Immigrant youths who have suffered abuse, neglect, or abandonment sued the Trump Administration on Thursday for ending a policy that protected them from deportation and enabled them to work legally in the U.S.
U.S. Citizenship and Immigration Services (USCIS) announced last month that it would no longer grant young immigrants with Special Immigrant Juvenile Status (SIJS) a classification that offered those protections, after quietly ceasing to do so earlier in the year.
The plaintiffs and others with SIJS, a pathway to legal residency given to youth who arrive in the U.S. under the age of 21 and have been abused, neglected, or abandoned by a parent, were granted a status known as deferred action under a Biden-era policy.
Immigration backlogs can last for years because of limits on the number of green cards USCIS can grant per year, often making changes in immigration status a lengthy process. But under the 2022 policy, SIJS recipients were automatically eligible for deferred action, allowing them to legally work in the U.S. and protecting them from deportation until they were able to adjust their status.
Beginning in April, however, USCIS began neither approving or denying SIJS recipients’ work permit applications.

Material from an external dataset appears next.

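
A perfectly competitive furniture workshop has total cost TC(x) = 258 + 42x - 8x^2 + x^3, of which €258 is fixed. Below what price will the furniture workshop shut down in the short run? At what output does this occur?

The shutdown price is the minimum of AVC. VC = 42x - 8x^2 + x^3, so AVC = 42 - 8x + x^2.
At the minimum of AVC, MC = AVC. MC = 42 - 16x + 3x^2; setting MC = AVC gives 2x^2 - 8x = 0, so x = 4. min AVC = 26.
The firm shuts down for any P below €26.

€26 per unit, at x = 4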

The agency issued a policy alert months later stating that it would no longer be granting deferred action for undocumented immigrants with SIJS status.
Now, a coalition of immigrant youths with the status is asking that the 2022 policy be reinstated.
The lawsuit seeks class-action status to sue on behalf of the broader group of people impacted by the Trump Administration’s policy change.
“The proposed class are people who have a legal path to apply for a permanent resident visa that Congress created. And while they’re here, they were under the deferred action policy, able to support themselves,” John Magliery, a partner at Davis Wright Tremaine LLP, a law firm representing plaintiffs in the suit, tells TIME. “This puts them in a precarious position and also puts additional burdens on other social safety nets that they might be able to avoid if they could support themselves.”
USCIS spokesman Matthew J. Tragesser told TIME in a statement that the agency “does not comment on pending litigation” as a “matter of practice.”
The policy change impacts both newly accepted SIJS recipients and those who have already received deferred action and are due for renewal.
More than 100,000 SIJS recipients were awaiting their green card as of 2023, according to a report by the End SIJS Backlog coalition. Recipients come from 151 countries and live in every U.S. state, with the highest numbers in New York, California, and Maryland. Attorneys for the plaintiffs—who have expressed desires to be astronauts, lawyers, and medical professionals, according to the legal complaint—say that SIJS recipients have expressed serious fear that they could be uprooted from their home to the U.S.
Nineteen lawmakers sent a letter to Homeland Security Secretary Kristi Noem in June asking for clarification about the changing policy, citing concerns due to “reports from practitioners of increased occurrences of detention and deportation of SIJS recipients.”
The young immigrants are joined by The Central American Refugee Center and Centro Legal de la Raza in their lawsuit against the Trump Administration.
“The government has said, ‘We agree that you should not return to your country. It’s not safe for you there,’” says Rachel Davidson, director of the End SIJS Backlog Coalition at the National Immigration Project. “They’ve been granted a pathway to that protection, and they deserve it.”